Sono già passati 15 giorni dal nostro rientro e abbiamo ancora negli occhi e nel cuore quel Paese e quelle persone.
Nonostante tutto quello che è successo in queste due settimane, che ha assorbito gran parte del nostro tempo e anche una buona parte di energie.
Prima le cose piacevoli: gli incontri, attesissimi, con figli, parenti ed amici. I racconti, le domande, gli approfondimenti.
Approfondimenti soprattutto per noi due.
Cosa abbiamo trovato?
Cosa ci portiamo a casa?
Siamo pronti a tornare, se ci verrà chiesto?
Abbiamo trovato un Paese prostrato dalla sua storia, che fatica a riprendere una via di sviluppo sociale (ed economico) stabile; che fatica a convincere gli altri delle sue potenzialità, soprattutto umane; che ha bisogno di ottenere la fiducia degli altri, a volte anche di chi si spende per aiutarlo. Queste fatiche sono dimostrate anche da quanto successo proprio nell'ultima settimana dello scorso anno: un tentativo di colpo di stato avvenuto il 26 dicembre, risolto nella stessa giornata, e del quale, come spesso accade in questi casi, non si ha una motivazione precisa. Un tentativo di colpo di stato di stampo politico, come già avvenuti nel recente passato? O, come ipotizzato da alcuni, un "regolamento di conti" all'interno delle forze armate, magari collegato a corruzione e droga?
Ci portiamo a casa la consapevolezza di cosa vuol dire "terzo mondo". Leggerne o sentirne parlare fornisce senza dubbio una buona informazione; toccare con mano, seppur marginalmente, è allo stesso tempo scioccante e spiazzante. Il confronto diretto fra il nostro mondo e "il terzo" fa comprendere quanto le cosiddette nostre difficoltà o paure siano spesso sopravvalutate. Che non vuol dire che le nostre difficoltà non esistono, anzi! Ma che gli eventuali sacrifici chiesti per poterle superare sono sopportabili: c'è grossa differenza fra rinunciare a un pasto al giorno o rinunciare a due settimane di ferie. Nel secondo caso si tratta di difendere, giustamente, diritti, principi, equità, stili di vita e tante altre cose importanti; nel primo caso si tratta di difendere la sopravvivenza!
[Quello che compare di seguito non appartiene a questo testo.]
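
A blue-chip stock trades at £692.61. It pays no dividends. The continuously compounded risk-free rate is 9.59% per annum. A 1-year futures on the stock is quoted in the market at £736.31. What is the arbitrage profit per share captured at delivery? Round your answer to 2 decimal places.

Fair futures: F* = S·e^(carry·T), with carry = r = 0.0959
F* = 692.61 · e^(0.0959 × 1) = 692.61 · e^0.095900 = 692.61 × 1.100649 = £762.3205
Market £736.31 < fair £762.3205: forward underpriced → reverse cash-and-carry (short spot, go long the forward).
At maturity, profit = |F_mkt − F*| = |736.31 − 762.3205| = £26.01 per share

£26.01 per share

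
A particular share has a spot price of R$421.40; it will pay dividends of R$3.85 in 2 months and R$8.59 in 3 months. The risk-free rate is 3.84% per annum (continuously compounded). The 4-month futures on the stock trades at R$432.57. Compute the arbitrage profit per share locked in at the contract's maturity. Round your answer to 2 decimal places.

PV(dividends) I = 3.85·e^(−0.0384·2/12) + 8.59·e^(−0.0384·3/12) = 12.3334
Fair futures F* = (S − I)·e^(rT) = (421.40 − 12.3334)·e^0.012800 = 409.0666 × 1.012882 = 414.3362
Market R$432.57 > fair 414.3362: forward overpriced → cash-and-carry (borrow at r, buy the stock and collect the dividends, short the forward).
Profit at T = |F_mkt − F*| = |432.57 − 414.3362| = R$18.23 per share

R$18.23 per share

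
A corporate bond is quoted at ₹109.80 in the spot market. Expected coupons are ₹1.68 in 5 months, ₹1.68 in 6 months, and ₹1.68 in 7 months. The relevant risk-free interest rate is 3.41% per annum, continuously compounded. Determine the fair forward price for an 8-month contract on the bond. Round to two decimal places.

₹107.26

PV(coupons) I = 1.68·e^(−0.0341·5/12) + 1.68·e^(−0.0341·6/12) + 1.68·e^(−0.0341·7/12)
I = 1.6563 + 1.6516 + 1.6469 = 4.9548
F = (S − I)·e^(rT) = (109.80 − 4.9548) · e^(0.0341·8/12)
= 104.8452 · e^0.022733 = 104.8452 × 1.022993 = ₹107.26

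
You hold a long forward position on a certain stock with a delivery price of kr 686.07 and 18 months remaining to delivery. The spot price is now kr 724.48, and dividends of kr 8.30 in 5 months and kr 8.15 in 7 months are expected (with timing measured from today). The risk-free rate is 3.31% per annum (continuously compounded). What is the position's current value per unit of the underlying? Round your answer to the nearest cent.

kr 55.46

PV(remaining dividends) I = 8.30·e^(−0.0331·5/12) + 8.15·e^(−0.0331·7/12) = 16.1805
Current forward F = (S − I)·e^(rT) = (724.48 − 16.1805)·e^(0.0331·18/12) = 708.2995 × 1.050903 = 744.3541
Value (long) = (F − K)·e^(−rT) = (744.3541 − 686.07) × 0.951562 = 55.4609
Value = kr 55.46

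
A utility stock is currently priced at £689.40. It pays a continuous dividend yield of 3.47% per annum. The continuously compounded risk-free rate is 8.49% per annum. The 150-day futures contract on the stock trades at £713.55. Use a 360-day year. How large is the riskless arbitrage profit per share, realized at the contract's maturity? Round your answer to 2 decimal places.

£9.58 per share

Fair futures: F* = S·e^(carry·T), with carry = (r − q) = 0.0849 − 0.0347 = 0.0502
F* = 689.40 · e^(0.0502 × 150/360) = 689.40 · e^0.020917 = 689.40 × 1.021137 = £703.9718
Market £713.55 > fair £703.9718: forward overpriced → cash-and-carry (buy spot, short the forward).
At maturity, profit = |F_mkt − F*| = |713.55 − 703.9718| = £9.58 per share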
Ci portiamo a casa un'esperienza unica, che ha modificato il nostro modo di pensare e, in parte, di agire.
Siamo pronti a ripartire? Sì! Aspettiamo, con ovvia ansia e impazienza, che ci venga dato l'ok. Non dipende solo da noi, altrimenti questo post parlerebbe di valigie e prenotazione di biglietti aerei. Secondo il modo di pensare africano: partiremo quando sarà il momento. E quando sarà il momento? Quando partiremo.